Liberals charged Cruz with hypocrisy. But that's not quite right. To quote ethics scholar Rush Limbaugh: "There's no hypocrisy in Cruz using Obamacare, just like there's no hypocrisy in people opposing Social Security using it."
If you're more comfortable with a left-wing example, when a billionaire like Warren Buffett calls for higher taxes on the rich, that doesn't obligate him to send voluntary contributions to the U.S. Treasury.
Had Cruz acted on his initial statement, he might have been fine. The real trouble started when his aides said the senator had not, in fact, decided what to do about his health insurance. Thus began a week-long controversy.
"He had a superb announcement," said a GOP strategist who's backing former Florida Gov. Jeb Bush. "But then his message got thrown off by this Obamacare distraction."
Cruz's selling point to GOP voters is that he's a principled conservative who will never compromise and never back down. His hesitation muddied that otherwise crystal-clear image.
It was also ill-advised for Cruz to suggest that he had no choice other than to sign up for Obamacare through his job at the U.S. Senate — when, in fact, he does.
The reason Cruz suddenly needs health insurance is that, until now, his family was covered by a policy provided by his wife's employer, Goldman Sachs. Heidi Cruz has decided to go on unpaid leave during her husband's presidential campaign; the couple have two young daughters.

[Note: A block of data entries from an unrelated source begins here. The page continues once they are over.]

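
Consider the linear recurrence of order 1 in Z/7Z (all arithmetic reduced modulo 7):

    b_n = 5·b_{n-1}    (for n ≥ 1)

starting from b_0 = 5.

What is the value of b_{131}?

1

b_1 = 5·5 = 4
b_2 = 5·4 = 6
b_3 = 5·6 = 2
b_4 = 5·2 = 3
b_5 = 5·3 = 1
b_6 = 5·1 = 5
(b_6) = (5) = (b_0), so the sequence has period 6.
131 ≡ 5 (mod 6), hence b_131 = b_5 = 1.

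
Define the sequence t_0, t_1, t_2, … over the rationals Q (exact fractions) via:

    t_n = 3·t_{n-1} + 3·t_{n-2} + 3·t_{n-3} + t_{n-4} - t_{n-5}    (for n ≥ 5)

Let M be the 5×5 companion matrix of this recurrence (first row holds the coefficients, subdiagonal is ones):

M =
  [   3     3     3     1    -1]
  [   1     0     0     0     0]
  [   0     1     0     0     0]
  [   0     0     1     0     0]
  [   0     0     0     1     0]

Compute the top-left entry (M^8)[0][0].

46732

(M^8)[0][0] is the top entry after applying M 8 times to the unit state (1, 0, 0, 0, 0). Equivalently it is h_{12} for the auxiliary sequence (h_n) obeying the same recurrence with h_4 = 1 and h_i = 0 for 0 ≤ i < 4:
h_5 = 3·1 + 3·0 + 3·0 + 1·0 + -1·0 = 3
h_6 = 3·3 + 3·1 + 3·0 + 1·0 + -1·0 = 12
h_7 = 3·12 + 3·3 + 3·1 + 1·0 + -1·0 = 48
h_8 = 3·48 + 3·12 + 3·3 + 1·1 + -1·0 = 190
h_9 = 3·190 + 3·48 + 3·12 + 1·3 + -1·1 = 752
h_10 = 3·752 + 3·190 + 3·48 + 1·12 + -1·3 = 2979
h_11 = 3·2979 + 3·752 + 3·190 + 1·48 + -1·12 = 11799
h_12 = 3·11799 + 3·2979 + 3·752 + 1·190 + -1·48 = 46732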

What are Cruz's alternatives to buying a policy through the government-run exchange? His wife could ask Goldman Sachs to continue their coverage under the firm's generous unpaid leave programs, but that might look like a sweetheart deal. She could apply for continued coverage under the federal COBRA law — but since she didn't lose her job, but is departing voluntarily, she might not qualify.
Or Cruz could buy a policy directly from an insurance company. Blue Cross of Texas, for example, offers policies for a family headed by a 44-year-old beginning at $623 a month, although that comes with a hefty $12,700 deductible.

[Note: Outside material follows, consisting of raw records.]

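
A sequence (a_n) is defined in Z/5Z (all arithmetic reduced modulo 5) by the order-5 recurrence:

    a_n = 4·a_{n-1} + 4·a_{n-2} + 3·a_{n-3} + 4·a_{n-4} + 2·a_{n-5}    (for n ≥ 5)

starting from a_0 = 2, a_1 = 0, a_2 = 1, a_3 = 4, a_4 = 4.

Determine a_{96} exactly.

3

a_5 = 4·4 + 4·4 + 3·1 + 4·0 + 2·2 = 4
a_6 = 4·4 + 4·4 + 3·4 + 4·1 + 2·0 = 3
a_7 = 4·3 + 4·4 + 3·4 + 4·4 + 2·1 = 3
a_8 = 4·3 + 4·3 + 3·4 + 4·4 + 2·4 = 0
a_9 = 4·0 + 4·3 + 3·3 + 4·4 + 2·4 = 0
a_10 = 4·0 + 4·0 + 3·3 + 4·3 + 2·4 = 4
a_11 = 4·4 + 4·0 + 3·0 + 4·3 + 2·3 = 4
a_12 = 4·4 + 4·4 + 3·0 + 4·0 + 2·3 = 3
a_13 = 4·3 + 4·4 + 3·4 + 4·0 + 2·0 = 0
a_14 = 4·0 + 4·3 + 3·4 + 4·4 + 2·0 = 0
a_15 = 4·0 + 4·0 + 3·3 + 4·4 + 2·4 = 3
a_16 = 4·3 + 4·0 + 3·0 + 4·3 + 2·4 = 2
a_17 = 4·2 + 4·3 + 3·0 + 4·0 + 2·3 = 1
a_18 = 4·1 + 4·2 + 3·3 + 4·0 + 2·0 = 1
a_19 = 4·1 + 4·1 + 3·2 + 4·3 + 2·0 = 1
a_20 = 4·1 + 4·1 + 3·1 + 4·2 + 2·3 = 0
a_21 = 4·0 + 4·1 + 3·1 + 4·1 + 2·2 = 0
a_22 = 4·0 + 4·0 + 3·1 + 4·1 + 2·1 = 4
a_23 = 4·4 + 4·0 + 3·0 + 4·1 + 2·1 = 2
a_24 = 4·2 + 4·4 + 3·0 + 4·0 + 2·1 = 1
a_25 = 4·1 + 4·2 + 3·4 + 4·0 + 2·0 = 4
a_26 = 4·4 + 4·1 + 3·2 + 4·4 + 2·0 = 2
a_27 = 4·2 + 4·4 + 3·1 + 4·2 + 2·4 = 3
a_28 = 4·3 + 4·2 + 3·4 + 4·1 + 2·2 = 0
a_29 = 4·0 + 4·3 + 3·2 + 4·4 + 2·1 = 1
a_30 = 4·1 + 4·0 + 3·3 + 4·2 + 2·4 = 4
a_31 = 4·4 + 4·1 + 3·0 + 4·3 + 2·2 = 1
a_32 = 4·1 + 4·4 + 3·1 + 4·0 + 2·3 = 4
a_33 = 4·4 + 4·1 + 3·4 + 4·1 + 2·0 = 1
a_34 = 4·1 + 4·4 + 3·1 + 4·4 + 2·1 = 1
a_35 = 4·1 + 4·1 + 3·4 + 4·1 + 2·4 = 2
a_36 = 4·2 + 4·1 + 3·1 + 4·4 + 2·1 = 3
a_37 = 4·3 + 4·2 + 3·1 + 4·1 + 2·4 = 0
a_38 = 4·0 + 4·3 + 3·2 + 4·1 + 2·1 = 4
a_39 = 4·4 + 4·0 + 3·3 + 4·2 + 2·1 = 0
a_40 = 4·0 + 4·4 + 3·0 + 4·3 + 2·2 = 2
a_41 = 4·2 + 4·0 + 3·4 + 4·0 + 2·3 = 1
a_42 = 4·1 + 4·2 + 3·0 + 4·4 + 2·0 = 3
a_43 = 4·3 + 4·1 + 3·2 + 4·0 + 2·4 = 0
a_44 = 4·0 + 4·3 + 3·1 + 4·2 + 2·0 = 3
a_45 = 4·3 + 4·0 + 3·3 + 4·1 + 2·2 = 4
a_46 = 4·4 + 4·3 + 3·0 + 4·3 + 2·1 = 2
a_47 = 4·2 + 4·4 + 3·3 + 4·0 + 2·3 = 4
a_48 = 4·4 + 4·2 + 3·4 + 4·3 + 2·0 = 3
a_49 = 4·3 + 4·4 + 3·2 + 4·4 + 2·3 = 1
a_50 = 4·1 + 4·3 + 3·4 + 4·2 + 2·4 = 4
a_51 = 4·4 + 4·1 + 3·3 + 4·4 + 2·2 = 4
a_52 = 4·4 + 4·4 + 3·1 + 4·3 + 2·4 = 0
a_53 = 4·0 + 4·4 + 3·4 + 4·1 + 2·3 = 3
a_54 = 4·3 + 4·0 + 3·4 + 4·4 + 2·1 = 2
a_55 = 4·2 + 4·3 + 3·0 + 4·4 + 2·4 = 4
a_56 = 4·4 + 4·2 + 3·3 + 4·0 + 2·4 = 1
a_57 = 4·1 + 4·4 + 3·2 + 4·3 + 2·0 = 3
a_58 = 4·3 + 4·1 + 3·4 + 4·2 + 2·3 = 2
a_59 = 4·2 + 4·3 + 3·1 + 4·4 + 2·2 = 3
a_60 = 4·3 + 4·2 + 3·3 + 4·1 + 2·4 = 1
a_61 = 4·1 + 4·3 + 3·2 + 4·3 + 2·1 = 1
a_62 = 4·1 + 4·1 + 3·3 + 4·2 + 2·3 = 1
a_63 = 4·1 + 4·1 + 3·1 + 4·3 + 2·2 = 2
a_64 = 4·2 + 4·1 + 3·1 + 4·1 + 2·3 = 0
a_65 = 4·0 + 4·2 + 3·1 + 4·1 + 2·1 = 2
a_66 = 4·2 + 4·0 + 3·2 + 4·1 + 2·1 = 0
a_67 = 4·0 + 4·2 + 3·0 + 4·2 + 2·1 = 3
a_68 = 4·3 + 4·0 + 3·2 + 4·0 + 2·2 = 2
a_69 = 4·2 + 4·3 + 3·0 + 4·2 + 2·0 = 3
a_70 = 4·3 + 4·2 + 3·3 + 4·0 + 2·2 = 3
a_71 = 4·3 + 4·3 + 3·2 + 4·3 + 2·0 = 2
a_72 = 4·2 + 4·3 + 3·3 + 4·2 + 2·3 = 3
a_73 = 4·3 + 4·2 + 3·3 + 4·3 + 2·2 = 0
a_74 = 4·0 + 4·3 + 3·2 + 4·3 + 2·3 = 1
a_75 = 4·1 + 4·0 + 3·3 + 4·2 + 2·3 = 2
a_76 = 4·2 + 4·1 + 3·0 + 4·3 + 2·2 = 3
a_77 = 4·3 + 4·2 + 3·1 + 4·0 + 2·3 = 4
a_78 = 4·4 + 4·3 + 3·2 + 4·1 + 2·0 = 3
a_79 = 4·3 + 4·4 + 3·3 + 4·2 + 2·1 = 2
a_80 = 4·2 + 4·3 + 3·4 + 4·3 + 2·2 = 3
a_81 = 4·3 + 4·2 + 3·3 + 4·4 + 2·3 = 1
a_82 = 4·1 + 4·3 + 3·2 + 4·3 + 2·4 = 2
a_83 = 4·2 + 4·1 + 3·3 + 4·2 + 2·3 = 0
a_84 = 4·0 + 4·2 + 3·1 + 4·3 + 2·2 = 2
a_85 = 4·2 + 4·0 + 3·2 + 4·1 + 2·3 = 4
a_86 = 4·4 + 4·2 + 3·0 + 4·2 + 2·1 = 4
a_87 = 4·4 + 4·4 + 3·2 + 4·0 + 2·2 = 2
a_88 = 4·2 + 4·4 + 3·4 + 4·2 + 2·0 = 4
a_89 = 4·4 + 4·2 + 3·4 + 4·4 + 2·2 = 1
a_90 = 4·1 + 4·4 + 3·2 + 4·4 + 2·4 = 0
a_91 = 4·0 + 4·1 + 3·4 + 4·2 + 2·4 = 2
a_92 = 4·2 + 4·0 + 3·1 + 4·4 + 2·2 = 1
a_93 = 4·1 + 4·2 + 3·0 + 4·1 + 2·4 = 4
a_94 = 4·4 + 4·1 + 3·2 + 4·0 + 2·1 = 3
a_95 = 4·3 + 4·4 + 3·1 + 4·2 + 2·0 = 4
a_96 = 4·4 + 4·3 + 3·4 + 4·1 + 2·2 = 3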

Finally, Cruz could refuse to buy health insurance at all and pay a penalty to the Treasury on top of his taxes.
He hasn't done any of those things.
When I asked Cruz's spokeswoman, Catherine Frazier, about his deliberations, she responded with the eail version of hemming and hawing. "The senator is looking at the options," she said.
In Cruz's view, she said, every health insurance plan on the market now counts as Obamacare, because the Affordable Care Act regulates them all.
"Every plan, no matter what provider, is required to comply with the Obamacare law," she said. "Obamacare isn't a plan in and of itself; it dictates what plans have to provide. All plans operate under Obamacare."
"Any American that wants a healthcare plan, including Sen. Cruz, has no choice but to utilize Obamacare — either the Obamacare exchange or much more expensive private coverage that must be Obamacare-compliant," she said.
That all sounds awfully lawyerly — fittingly, perhaps, since Cruz prides himself on his chops as a constitutional lawyer. If that kind of statement came from anyone named Clinton, conservatives would call it slick.
This kerfuffle is likely to be forgotten by next year's Iowa caucuses — assuming, of course, that Cruz has settled on an insurance carrier by then.